Harvey Weinstein reaches tentative $44m compensation deal with sexual assault accusers, film studio: reports

If finalized, the deal will help resolve a civil rights lawsuit filed by the New York attorney general’s office last year that accuses the company's executives and board of failing to protect employees from a hostile work environment and Weinstein’s sexual misconduct.


                            Harvey Weinstein reaches tentative $44m compensation deal with sexual assault accusers, film studio: reports

NEW YORK : A tentative deal has been reached to settle multiple lawsuits brought against the television and film company co-founded by Harvey Weinstein, who has been accused of sexual misconduct by scores of women.
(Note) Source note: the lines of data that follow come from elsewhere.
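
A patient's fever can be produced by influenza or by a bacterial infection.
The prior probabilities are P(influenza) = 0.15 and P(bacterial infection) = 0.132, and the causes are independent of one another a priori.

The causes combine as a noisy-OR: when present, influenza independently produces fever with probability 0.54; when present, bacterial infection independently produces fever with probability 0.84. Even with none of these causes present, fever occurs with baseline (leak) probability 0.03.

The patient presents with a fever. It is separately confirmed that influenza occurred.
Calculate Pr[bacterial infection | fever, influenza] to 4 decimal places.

Pr[bacterial infection | fever, influenza] ≈ 0.2032

Under noisy-OR, P(fever | causes) = 1 − (1−0.03)·∏(1−qᵢ) over the active causes.
P(fever | influenza) = 0.5538*0.868 + 0.928608*0.132 = 0.480698 + 0.122576 = 0.603274
The bacterial infection-present share is 0.928608*0.132 = 0.122576.
Hence the posterior is 0.122576/0.603274 ≈ 0.2032.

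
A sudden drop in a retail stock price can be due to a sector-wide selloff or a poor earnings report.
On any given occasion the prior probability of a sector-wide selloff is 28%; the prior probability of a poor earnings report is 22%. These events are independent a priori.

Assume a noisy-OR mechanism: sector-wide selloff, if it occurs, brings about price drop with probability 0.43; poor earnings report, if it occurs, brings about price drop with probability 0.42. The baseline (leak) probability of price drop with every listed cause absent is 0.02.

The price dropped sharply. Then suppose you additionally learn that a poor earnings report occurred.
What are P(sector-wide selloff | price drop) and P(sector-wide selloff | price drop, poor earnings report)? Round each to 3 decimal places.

P(sector-wide selloff | price drop) ≈ 0.634; P(sector-wide selloff | price drop, poor earnings report) ≈ 0.379

Under noisy-OR, P(price drop | causes) = 1 − (1−0.02)·∏(1−qᵢ) over the active causes.
P(price drop) = 0.02*0.72*0.78 + 0.4316*0.72*0.22 + 0.4414*0.28*0.78 + 0.676012*0.28*0.22 = 0.011232 + 0.068365 + 0.096402 + 0.041642 = 0.217641
Restricting to configurations with sector-wide selloff present: 0.096402 + 0.041642 = 0.138044.
So P(sector-wide selloff | price drop) = 0.138044/0.217641 ≈ 0.634.

With the extra evidence:
P(price drop | poor earnings report) = 0.4316×0.72 + 0.676012×0.28 = 0.310752 + 0.189283 = 0.500035
Of this, 0.189283 comes from 0.676012×0.28 (the sector-wide selloff=true cases).
Hence the posterior is 0.189283/0.500035 ≈ 0.379.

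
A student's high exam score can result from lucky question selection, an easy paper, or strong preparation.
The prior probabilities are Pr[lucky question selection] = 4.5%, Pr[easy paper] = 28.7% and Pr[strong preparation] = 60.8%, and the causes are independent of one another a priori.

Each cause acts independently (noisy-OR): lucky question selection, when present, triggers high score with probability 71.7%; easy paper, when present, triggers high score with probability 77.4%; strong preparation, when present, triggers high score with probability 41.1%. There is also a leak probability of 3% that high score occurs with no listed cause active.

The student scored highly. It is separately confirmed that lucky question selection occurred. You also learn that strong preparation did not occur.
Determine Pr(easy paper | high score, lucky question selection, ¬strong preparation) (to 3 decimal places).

Pr(easy paper | high score, lucky question selection, ¬strong preparation) ≈ 0.342

Under noisy-OR, P(high score | causes) = 1 − (1−0.03)·∏(1−qᵢ) over the active causes.
Enumerate both values of easy paper and weight by the priors:
  P(high score | lucky question selection, ¬strong preparation) = 0.72549×0.713 + 0.937961×0.287
        = 0.517274 + 0.269195 = 0.786469
The terms with easy paper present sum to 0.269195, so
  P(easy paper | high score, lucky question selection, ¬strong preparation) = 0.269195 / 0.786469 ≈ 0.342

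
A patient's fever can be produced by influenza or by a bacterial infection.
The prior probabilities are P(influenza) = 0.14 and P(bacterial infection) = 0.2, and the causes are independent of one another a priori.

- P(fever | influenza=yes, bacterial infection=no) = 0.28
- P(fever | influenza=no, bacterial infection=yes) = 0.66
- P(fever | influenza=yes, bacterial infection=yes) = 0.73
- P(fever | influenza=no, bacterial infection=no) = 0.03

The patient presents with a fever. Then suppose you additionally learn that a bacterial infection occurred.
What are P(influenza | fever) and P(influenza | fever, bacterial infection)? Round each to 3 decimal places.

P(influenza | fever) ≈ 0.279; P(influenza | fever, bacterial infection) ≈ 0.153

Sum P(fever|·) weighted by the priors over the 4 (influenza, bacterial infection) configurations:
  P(fever) = 0.03·0.86·0.8 + 0.66·0.86·0.2 + 0.28·0.14·0.8 + 0.73·0.14·0.2
        = 0.020640 + 0.113520 + 0.031360 + 0.020440 = 0.185960
Configurations with influenza contribute 0.051800, so
  P(influenza | fever) = 0.051800 / 0.185960 ≈ 0.279

Now also conditioning on bacterial infection=true:
For the numerator, keep only influenza=true terms: 0.73*0.14 = 0.102200
The normalizing constant is 0.66*0.86 + 0.73*0.14 = 0.669800
Posterior = 0.102200 / 0.669800 ≈ 0.153
The drop from 0.279 to 0.153 is the explaining-away (discounting) effect.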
Attorneys involved in the negotiations told a federal bankruptcy court judge during a hearing in Wilmington, Delaware, Thursday that a breakthrough in a still-unfinished mediation had put a settlement within reach. "We now have an economic agreement in principle that is supported by the plaintiffs, the AG's office, the defendants and all of the insurers that, if approved, would provide significant compensation to victims, creditors and the estate, and allow the parties to avoid years of costly, time-consuming and uncertain litigation on all sides," Adam Harris, a lawyer for studio co-founder Bob Weinstein, told a bankruptcy court judge in Wilmington, Delaware, on Thursday.

The amount of the deal wasn't revealed in court, but a person familiar with the negotiations told The Associated Press it was worth $44 million. The person wasn't authorized to reveal details of the discussions and spoke on condition of anonymity.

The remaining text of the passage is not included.